Residual Networks

Sobhan Shukueian
4 min readNov 12, 2021


In this post, we will learn about residual networks, why we need them, and …

Photo by Alina Grubnyak on Unsplash

Why We need Residuals?

Network depth has crucial importance, But Is learning better networks as easy as stacking more layers?
This was answered in Deep Residual Learning for Image Recognition paper when you try to add more layers and go deeper in your network, after a point, you face a problem that is named degradation: with the network depth increasing, accuracy gets saturated (which might be unsurprising) and then degrades rapidly. Unexpectedly, such degradation is not caused by overfitting, and adding more layers to a suitably deep model lead to higher training error

What is Residual Connection?

Let us consider H(x) as an underlying mapping to be fit by a few stacked layers (not necessarily the entire net), with x denoting the inputs to the first of these layers. If one hypothesizes that multiple nonlinear layers can asymptotically approximate complicated functions2, then it is equivalent to hypothesize that they can asymptotically approximate the residual functions, i.e., H(x) — x (assuming that the input and output are of the same dimensions). So rather than expect stacked layers to approximate H(x), we explicitly let these layers approximate a residual function F(x):= H(x) — x. The original function thus becomes F(x)+x. Although both forms should be able to asymptotically approximate the desired functions (as hypothesized), the ease of learning might be different.

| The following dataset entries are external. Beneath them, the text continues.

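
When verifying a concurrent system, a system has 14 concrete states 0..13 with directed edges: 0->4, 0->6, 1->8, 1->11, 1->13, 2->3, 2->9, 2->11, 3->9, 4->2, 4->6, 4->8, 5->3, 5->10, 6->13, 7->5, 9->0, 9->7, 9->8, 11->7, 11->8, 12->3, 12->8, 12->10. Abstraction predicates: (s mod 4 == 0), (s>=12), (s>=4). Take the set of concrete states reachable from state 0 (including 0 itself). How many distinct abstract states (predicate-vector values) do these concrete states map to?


BFS from 0:
Concrete reachable: {0, 2, 3, 4, 5, 6, 7, 8, 9, 10, 11, 13}
Abstract via predicates (s mod 4 == 0), (s>=12), (s>=4):
  (0,0,0) <- {2, 3}
  (0,0,1) <- {5, 6, 7, 9, 10, 11}
  (0,1,1) <- {13}
  (1,0,0) <- {0}
  (1,0,1) <- {4, 8}
Distinct abstract states = 5

5


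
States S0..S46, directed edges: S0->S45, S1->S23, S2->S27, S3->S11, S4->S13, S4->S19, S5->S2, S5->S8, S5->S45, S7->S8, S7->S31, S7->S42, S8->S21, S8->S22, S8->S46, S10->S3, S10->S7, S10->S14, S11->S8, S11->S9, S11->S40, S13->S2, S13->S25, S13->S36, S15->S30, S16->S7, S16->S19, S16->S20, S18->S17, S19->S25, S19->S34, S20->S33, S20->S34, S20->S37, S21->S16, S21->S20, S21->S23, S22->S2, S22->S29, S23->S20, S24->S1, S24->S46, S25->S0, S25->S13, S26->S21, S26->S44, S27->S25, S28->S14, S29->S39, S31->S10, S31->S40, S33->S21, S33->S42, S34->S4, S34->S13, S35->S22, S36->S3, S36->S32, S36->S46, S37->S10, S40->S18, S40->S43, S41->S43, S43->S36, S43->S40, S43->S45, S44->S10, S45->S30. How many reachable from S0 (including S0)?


BFS from S0:
  layer 0: {S0}
  layer 1: {S45}
  layer 2: {S30}
Reachable set: {S0, S30, S45}
Count = 3

3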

we consider a building block defined as:

y = F(x, {Wi}) + x

Here x and y are the input and output vectors of the layers considered. The function F(x, {Wi}) represents the residual mapping to be learned.

Is Vanishing our Main Problem?

We argue that this optimization difficulty is unlikely to be caused by vanishing gradients. These plain networks are trained with BN, which ensures forward propagated signals to have non-zero variances. We also verify that the backward propagated gradients exhibit healthy norms with BN. So neither forward nor backward signals vanish.

But Why Residuals Work?

If the added layers can be constructed as identity mappings, a deeper model should have a training error no greater than its shallower counterpart. The degradation problem suggests that the solvers might have difficulties in approximating identity mappings by multiple nonlinear layers. With the residual learning reformulation, if identity mappings are optimal, the solvers may simply drive the weights of the multiple nonlinear layers toward zero to approach identity mappings.
In real cases, it is unlikely that identity mappings are optimal, but our reformulation may help to precondition the problem. If the optimal function is closer to an identity mapping than to a zero mapping, it should be easier for the solver to find the perturbations with reference to an identity mapping, than to learn the function as a new one.

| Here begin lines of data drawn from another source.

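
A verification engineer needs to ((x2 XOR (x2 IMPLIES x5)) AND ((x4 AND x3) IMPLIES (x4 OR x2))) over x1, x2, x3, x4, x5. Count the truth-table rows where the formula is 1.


Formula: ((x2 XOR (x2 IMPLIES x5)) AND ((x4 AND x3) IMPLIES (x4 OR x2))) over 5 vars (32 rows)
Evaluate each row (x1, x2, x3, x4, x5 as bits, MSB first):
  row 0 [00000]: ((0 XOR (0 IMPLIES 0)) AND ((0 AND 0) IMPLIES (0 OR 0))) -> 1
  row 1 [00001]: ((0 XOR (0 IMPLIES 1)) AND ((0 AND 0) IMPLIES (0 OR 0))) -> 1
  row 2 [00010]: ((0 XOR (0 IMPLIES 0)) AND ((1 AND 0) IMPLIES (1 OR 0))) -> 1
  row 3 [00011]: ((0 XOR (0 IMPLIES 1)) AND ((1 AND 0) IMPLIES (1 OR 0))) -> 1
  row 4 [00100]: ((0 XOR (0 IMPLIES 0)) AND ((0 AND 1) IMPLIES (0 OR 0))) -> 1
  row 5 [00101]: ((0 XOR (0 IMPLIES 1)) AND ((0 AND 1) IMPLIES (0 OR 0))) -> 1
  row 6 [00110]: ((0 XOR (0 IMPLIES 0)) AND ((1 AND 1) IMPLIES (1 OR 0))) -> 1
  row 7 [00111]: ((0 XOR (0 IMPLIES 1)) AND ((1 AND 1) IMPLIES (1 OR 0))) -> 1
  row 8 [01000]: ((1 XOR (1 IMPLIES 0)) AND ((0 AND 0) IMPLIES (0 OR 1))) -> 1
  row 9 [01001]: ((1 XOR (1 IMPLIES 1)) AND ((0 AND 0) IMPLIES (0 OR 1))) -> 0
  row 10 [01010]: ((1 XOR (1 IMPLIES 0)) AND ((1 AND 0) IMPLIES (1 OR 1))) -> 1
  row 11 [01011]: ((1 XOR (1 IMPLIES 1)) AND ((1 AND 0) IMPLIES (1 OR 1))) -> 0
  row 12 [01100]: ((1 XOR (1 IMPLIES 0)) AND ((0 AND 1) IMPLIES (0 OR 1))) -> 1
  row 13 [01101]: ((1 XOR (1 IMPLIES 1)) AND ((0 AND 1) IMPLIES (0 OR 1))) -> 0
  row 14 [01110]: ((1 XOR (1 IMPLIES 0)) AND ((1 AND 1) IMPLIES (1 OR 1))) -> 1
  row 15 [01111]: ((1 XOR (1 IMPLIES 1)) AND ((1 AND 1) IMPLIES (1 OR 1))) -> 0
  row 16 [10000]: ((0 XOR (0 IMPLIES 0)) AND ((0 AND 0) IMPLIES (0 OR 0))) -> 1
  row 17 [10001]: ((0 XOR (0 IMPLIES 1)) AND ((0 AND 0) IMPLIES (0 OR 0))) -> 1
  row 18 [10010]: ((0 XOR (0 IMPLIES 0)) AND ((1 AND 0) IMPLIES (1 OR 0))) -> 1
  row 19 [10011]: ((0 XOR (0 IMPLIES 1)) AND ((1 AND 0) IMPLIES (1 OR 0))) -> 1
  row 20 [10100]: ((0 XOR (0 IMPLIES 0)) AND ((0 AND 1) IMPLIES (0 OR 0))) -> 1
  row 21 [10101]: ((0 XOR (0 IMPLIES 1)) AND ((0 AND 1) IMPLIES (0 OR 0))) -> 1
  row 22 [10110]: ((0 XOR (0 IMPLIES 0)) AND ((1 AND 1) IMPLIES (1 OR 0))) -> 1
  row 23 [10111]: ((0 XOR (0 IMPLIES 1)) AND ((1 AND 1) IMPLIES (1 OR 0))) -> 1
  row 24 [11000]: ((1 XOR (1 IMPLIES 0)) AND ((0 AND 0) IMPLIES (0 OR 1))) -> 1
  row 25 [11001]: ((1 XOR (1 IMPLIES 1)) AND ((0 AND 0) IMPLIES (0 OR 1))) -> 0
  row 26 [11010]: ((1 XOR (1 IMPLIES 0)) AND ((1 AND 0) IMPLIES (1 OR 1))) -> 1
  row 27 [11011]: ((1 XOR (1 IMPLIES 1)) AND ((1 AND 0) IMPLIES (1 OR 1))) -> 0
  row 28 [11100]: ((1 XOR (1 IMPLIES 0)) AND ((0 AND 1) IMPLIES (0 OR 1))) -> 1
  row 29 [11101]: ((1 XOR (1 IMPLIES 1)) AND ((0 AND 1) IMPLIES (0 OR 1))) -> 0
  row 30 [11110]: ((1 XOR (1 IMPLIES 0)) AND ((1 AND 1) IMPLIES (1 OR 1))) -> 1
  row 31 [11111]: ((1 XOR (1 IMPLIES 1)) AND ((1 AND 1) IMPLIES (1 OR 1))) -> 0
Full result column, 8 rows per line (x1,x2 fixed per line; x3,x4,x5 runs 000..111 left to right):
  rows 0-7 [x1,x2=00]: 11111111  (ones: 8)
  rows 8-15 [x1,x2=01]: 10101010  (ones: 4)
  rows 16-23 [x1,x2=10]: 11111111  (ones: 8)
  rows 24-31 [x1,x2=11]: 10101010  (ones: 4)
Count of 1-rows = 8+4+8+4 = 24

24


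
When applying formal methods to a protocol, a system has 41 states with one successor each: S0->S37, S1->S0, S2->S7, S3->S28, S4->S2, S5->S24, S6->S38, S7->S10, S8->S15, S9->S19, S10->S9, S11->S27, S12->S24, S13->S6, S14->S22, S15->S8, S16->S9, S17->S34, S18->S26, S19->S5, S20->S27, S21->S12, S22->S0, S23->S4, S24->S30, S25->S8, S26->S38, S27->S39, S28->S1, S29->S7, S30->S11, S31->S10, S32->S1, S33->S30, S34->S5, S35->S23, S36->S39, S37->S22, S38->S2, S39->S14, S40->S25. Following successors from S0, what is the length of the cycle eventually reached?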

Different Kinds of Residual Blocks

There are two kinds of residual blocks :

a)identical residual Blocks:

In an identical residual block, the output of the shortcut path and the main path are of the same dimensions. This is achieved by padding the input to each convolutional layer in the main path in such a way that the output and input dimensions remain the same.

b) Convolutional residual block

In this type of residual block, the skip-connection consists of a convolutional layer to resize the output of the shortcut path to be of the same dimension as that of the main path. The layer can also make use of different filter sizes, including 1×1, padding, and strides to control the dimension of the output volume.


[1] He, K., Zhang, X., Ren, S. and Sun, J., 2016. Deep residual learning for image recognition. In Proceedings of the IEEE conference on computer vision and pattern recognition (pp. 770–778).